Sur le campus de la fac de droit de Nairobi, les étudiants ont été touchés à plus d’un titre par cette histoire. Et notamment parce que l’un des tueurs identifiés par les autorités était diplômé de cette faculté. Abdirahim Abdullahi a été diplômé en 2013, deuxième de sa classe tout de même, il était promis à un brillant avenir. Cool, ouvert, normal. Ses camarades de classe n’arrivent pas à comprendre quand et comment il a pu être recruté par les shebabs. Ils ont appris depuis que ses parents avaient signalé sa disparition aux autorités, un an avant l’attaque. Informations recueillies par la presse locale.

L’un des représentants des étudiants confiait à RFI que Abdirahim Abdullahi avait même fait campagne pour lui. Il était toujours habillé en costume cravate « très classe », selon le représentant des étudiants qui du coup lui avait même demandé de lui acheter des costumes identiques.

Un autre étudiant, musulman plutôt pratiquant, a expliqué à RFI qu’Abdirahim Abdullahi n’était pas religieux à l’époque, en tout cas moins que lui. Entre les lignes, on comprenait que ce jeune désapprouvait les comportements de l’époque du futur assaillant de l’université de Garissa.

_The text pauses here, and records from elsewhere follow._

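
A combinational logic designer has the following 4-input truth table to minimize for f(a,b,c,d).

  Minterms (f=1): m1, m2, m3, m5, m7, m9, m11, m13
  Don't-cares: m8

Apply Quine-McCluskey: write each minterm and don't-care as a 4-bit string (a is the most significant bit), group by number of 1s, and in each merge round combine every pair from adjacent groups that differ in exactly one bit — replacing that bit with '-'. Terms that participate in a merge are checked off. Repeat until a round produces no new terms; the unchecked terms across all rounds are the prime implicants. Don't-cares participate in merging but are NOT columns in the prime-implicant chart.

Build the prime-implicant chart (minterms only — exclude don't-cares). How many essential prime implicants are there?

4

size-2^0 implicants → 0001(✓)  0010(✓)  0011(✓)  0101(✓)  0111(✓)  1000(✓)  1001(✓)  1011(✓)  1101(✓)
size-2^1 implicants → -001(✓)  -011(✓)  -101(✓)  0-01(✓)  0-11(✓)  00-1(✓)  001-  01-1(✓)  1-01(✓)  10-1(✓)  100-
size-2^2 implicants → --01  -0-1  0--1
Unchecked terms (primes): --01, -0-1, 0--1, 001-, 100-
Minterm coverage:
  m1 ⊆ --01,-0-1,0--1
  m2 ⊆ 001- [E]
  m3 ⊆ -0-1,0--1,001-
  m5 ⊆ --01,0--1
  m7 ⊆ 0--1 [E]
  m9 ⊆ --01,-0-1,100-
  m11 ⊆ -0-1 [E]
  m13 ⊆ --01 [E]
E = {--01, -0-1, 0--1, 001-}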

Les Kényans craignent encore plus d'insécurité dans le pays

Evidemment, du coup, ils se posent tous beaucoup de questions. Quand a-t-il été recruté ? Est-ce à l’université ? Comment a-t-il pu tomber dans les griffes des shebabs ? Et puis surtout, que leur a-t-il raconté sur les habitudes des étudiants à la faculté de droit ? « Il connaissait chaque recoin, nos habitudes, celles des agents de sécurité », s’inquiète une étudiante. Voilà un peu le climat.

Autre fait marquant, l'annonce ce lundi de l’armée kényane à propos d’une opération aérienne de représailles sur deux camps shebabs dans le sud de la Somalie. Opérations de représailles qui avaient été annoncées par le président Kenyatta. Selon le porte-parole de l’armée, deux camps shebabs du sud de la Somalie, de la région de Gedo, auraient été détruits. Une information à prendre au conditionnel. Après chaque attaque, le gouvernement kenyan annonce des opérations difficiles à vérifier de sources indépendantes.

Les shebabs menacent le Kenya de nouvelles opérations jusqu’au retrait des troupes kenyanes de Somalie. Et ce discours fonctionne d’une certaine manière. L’opposition ici s’est déjà prononcée pour un retrait. Et tous les Kenyans que RFI a pu interroger depuis l’annonce de ces frappes se demandent si cela ne va pas créer plus d’insécurité dans le pays. Ils craignent de nouveaux attentats et commencent à se dire que les troupes feraient mieux d’assurer leur sécurité ici.